Pour des navetteurs parcourant chaque jour 30 à 60 kilomètres, une petite batterie avec une autonomie modérée suffit généralement. Dans le même temps, les coûts d’utilisation diminuent : l’électricité revient souvent moins cher au kilomètre que l’essence, et l’entretien ainsi que l’usure sont réduits sur une voiture électrique, puisque de nombreuses pièces en mouvement disparaissent.

  • Prix d’achat plus bas grâce à une dotation volontairement simplifiée
  • Primes publiques envisageables grâce à une fabrication européenne
  • Dépenses courantes réduites pour l’électricité et l’entretien
  • Bon rapport prix/prestations pour les trajets courts et intermédiaires

Le point clé reste la batterie : c’est l’élément le plus coûteux du véhicule. Plus l’accu est petit, plus le prix baisse - mais l’autonomie diminue aussi. Dacia affiche clairement une préférence pour des scénarios d’usage réalistes plutôt que pour des chiffres record.

Ce que les acheteurs devraient déjà savoir

Pour beaucoup, la question est simple : attendre ou acheter maintenant ? Ceux qui envisagent aujourd’hui une Spring obtiennent une voiture électrique extrêmement abordable, mais doivent accepter une éventuelle absence de bonus écologique et un ensemble global plutôt basique.

À l’inverse, ceux qui peuvent patienter un à deux ans pourraient tirer parti de la nouvelle citadine électrique : une base technique plus moderne, un accès possible à des dispositifs d’aide, et un prix d’entrée qui, dans de nombreux pays, se rapproche de celui d’une petite voiture classique. L’enjeu le plus intéressant sera l’équilibre choisi pour l’autonomie - 200 à 300 kilomètres réels au quotidien seraient largement suffisants pour beaucoup d’usagers urbains.
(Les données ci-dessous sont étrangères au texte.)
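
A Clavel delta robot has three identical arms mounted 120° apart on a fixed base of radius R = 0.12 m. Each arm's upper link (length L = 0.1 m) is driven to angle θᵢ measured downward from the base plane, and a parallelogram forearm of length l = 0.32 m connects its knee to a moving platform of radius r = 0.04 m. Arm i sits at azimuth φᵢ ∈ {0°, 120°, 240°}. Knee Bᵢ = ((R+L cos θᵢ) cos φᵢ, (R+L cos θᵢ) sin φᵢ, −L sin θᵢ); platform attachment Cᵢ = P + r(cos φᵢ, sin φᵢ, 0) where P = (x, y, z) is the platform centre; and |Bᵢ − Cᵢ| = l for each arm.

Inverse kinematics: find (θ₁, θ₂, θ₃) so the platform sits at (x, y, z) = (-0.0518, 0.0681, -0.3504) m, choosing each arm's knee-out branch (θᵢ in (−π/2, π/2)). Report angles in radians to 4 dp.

rotate P by −φ1: (-0.0518, 0.0681, -0.3504)
  A cos θ + B sin θ = C:  0.1318·cos θ + -0.3504·sin θ = -0.2619
  θ1 = atan2(B,A) + arccos(C/0.3744) = 1.1347
φ2=120.0° → target in arm frame (0.0849, 0.0108)
  A cos θ + B sin θ = C:  -0.0049·cos θ + -0.3504·sin θ = -0.1526
  √(A²+B²)=0.3504;  θ2 = -1.5847+2.0214 ≈ 0.4366
rotate P by −φ3: (-0.0331, -0.0789, -0.3504)
  A cos θ + B sin θ = C:  0.1131·cos θ + -0.3504·sin θ = -0.2470
  γ=atan2(-0.3504,0.1131)=-1.2586;  ψ=arccos(-0.6708)=2.3060;  θ3=γ+ψ≈1.0474

θ₁ = 1.1347, θ₂ = 0.4366, θ₃ = 1.0474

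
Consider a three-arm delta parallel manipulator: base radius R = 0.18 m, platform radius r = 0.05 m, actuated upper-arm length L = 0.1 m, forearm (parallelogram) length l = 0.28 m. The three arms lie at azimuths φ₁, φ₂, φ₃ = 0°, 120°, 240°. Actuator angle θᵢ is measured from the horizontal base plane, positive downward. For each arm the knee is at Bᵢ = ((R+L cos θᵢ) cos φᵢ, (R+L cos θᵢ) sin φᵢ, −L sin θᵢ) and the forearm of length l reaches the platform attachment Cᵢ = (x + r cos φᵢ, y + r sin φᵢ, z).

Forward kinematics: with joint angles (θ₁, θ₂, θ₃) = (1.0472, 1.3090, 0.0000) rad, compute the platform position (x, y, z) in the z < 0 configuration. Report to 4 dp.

(-0.0289, -0.0967, -0.2460)

S1 = (0.1800·cos0.0°, 0.1800·sin0.0°, -0.0866) = (0.1800, 0.0000, -0.0866)
S2 = (0.1559·cos120.0°, 0.1559·sin120.0°, -0.0966) = (-0.0779, 0.1350, -0.0966)
arm 3 at φ=240.0°: (R−r)+L cos θ3 = 0.2300;  S3 = (-0.1150, -0.1992, 0.0000)
|S₂|²−|S₁|² = -0.0063;  |S₃|²−|S₁|² = 0.0130
linear system: -0.5159x+0.2700y = -0.0063−-0.0200z; -0.5900x+-0.3984y = 0.0130−0.1732z
det = 0.3648;  x = -0.0028+0.1064z,  y = -0.0285+0.2772z
into |P−S₁|² = l²: 1.0882z² + 0.1185z + -0.0367 = 0;  Δ = 0.1737;  z = -0.2460 or 0.1371 → z<0 root = -0.2460
x = -0.0289, y = -0.0967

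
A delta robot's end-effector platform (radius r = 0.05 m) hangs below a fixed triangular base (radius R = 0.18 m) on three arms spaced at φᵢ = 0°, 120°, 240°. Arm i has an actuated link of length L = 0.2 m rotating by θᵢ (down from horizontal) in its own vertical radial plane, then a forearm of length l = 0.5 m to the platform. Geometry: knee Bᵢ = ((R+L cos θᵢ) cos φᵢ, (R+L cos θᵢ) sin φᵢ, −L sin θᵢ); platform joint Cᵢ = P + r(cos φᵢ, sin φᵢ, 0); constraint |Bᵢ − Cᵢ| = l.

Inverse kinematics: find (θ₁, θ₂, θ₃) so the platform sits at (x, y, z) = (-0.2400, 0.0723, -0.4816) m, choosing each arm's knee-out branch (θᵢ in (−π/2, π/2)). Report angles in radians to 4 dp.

θ₁ = 1.3966, θ₂ = 0.1746, θ₃ = 0.6111

arm 1 (φ=0.0°): x'=-0.2400, y'=0.0723
  A cos θ + B sin θ = C:  0.3700·cos θ + -0.4816·sin θ = -0.4102
  γ=atan2(-0.4816,0.3700)=-0.9157;  ψ=arccos(-0.6754)=2.3123;  θ1=γ+ψ≈1.3966
arm 2 (φ=120.0°): x'=0.1826, y'=0.1717
  A=-0.0526, B=-0.4816, C=(l²−L²−A²−y'²−z²)/(2L)=-0.1355
  √(A²+B²)=0.4845;  θ2 = -1.6796+1.8542 ≈ 0.1746
rotate P by −φ3: (0.0574, -0.2440, -0.4816)
  e−x'=0.0726;  (l²−L²−(e−x')²−y'²−z²)/2L = -0.2169
  √(A²+B²)=0.4870;  θ3 = -1.4211+2.0323 ≈ 0.6111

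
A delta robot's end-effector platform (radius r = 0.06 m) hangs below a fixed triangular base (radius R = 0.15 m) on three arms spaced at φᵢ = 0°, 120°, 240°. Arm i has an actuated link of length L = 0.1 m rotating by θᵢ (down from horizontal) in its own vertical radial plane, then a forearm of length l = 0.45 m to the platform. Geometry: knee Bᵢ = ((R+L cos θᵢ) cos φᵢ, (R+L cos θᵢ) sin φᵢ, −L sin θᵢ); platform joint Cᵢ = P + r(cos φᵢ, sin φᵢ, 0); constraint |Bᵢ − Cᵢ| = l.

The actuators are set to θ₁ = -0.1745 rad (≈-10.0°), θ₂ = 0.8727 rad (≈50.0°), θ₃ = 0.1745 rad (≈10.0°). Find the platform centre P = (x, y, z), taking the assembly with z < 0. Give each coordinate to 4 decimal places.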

Des termes comme « bonus » ou « aide » paraissent abstraits, mais, en pratique, ils se traduisent souvent par plusieurs milliers d’euros. Les foyers au budget serré ont donc intérêt à vérifier si leur pays propose des primes à l’achat, des avantages fiscaux ou des offres de leasing attractives pour les véhicules électriques - et si le modèle Dacia concerné remplit les critères.

En parallèle, il est utile de repartir de son usage : dispose-t-on d’une place de stationnement avec possibilité de recharge ? Combien de kilomètres sont parcourus chaque semaine ? Pour des déplacements majoritairement de proximité, une petite Dacia électrique à prix contenu peut être particulièrement pertinente - même si l’équipement ne rivalise pas avec celui de modèles électriques premium.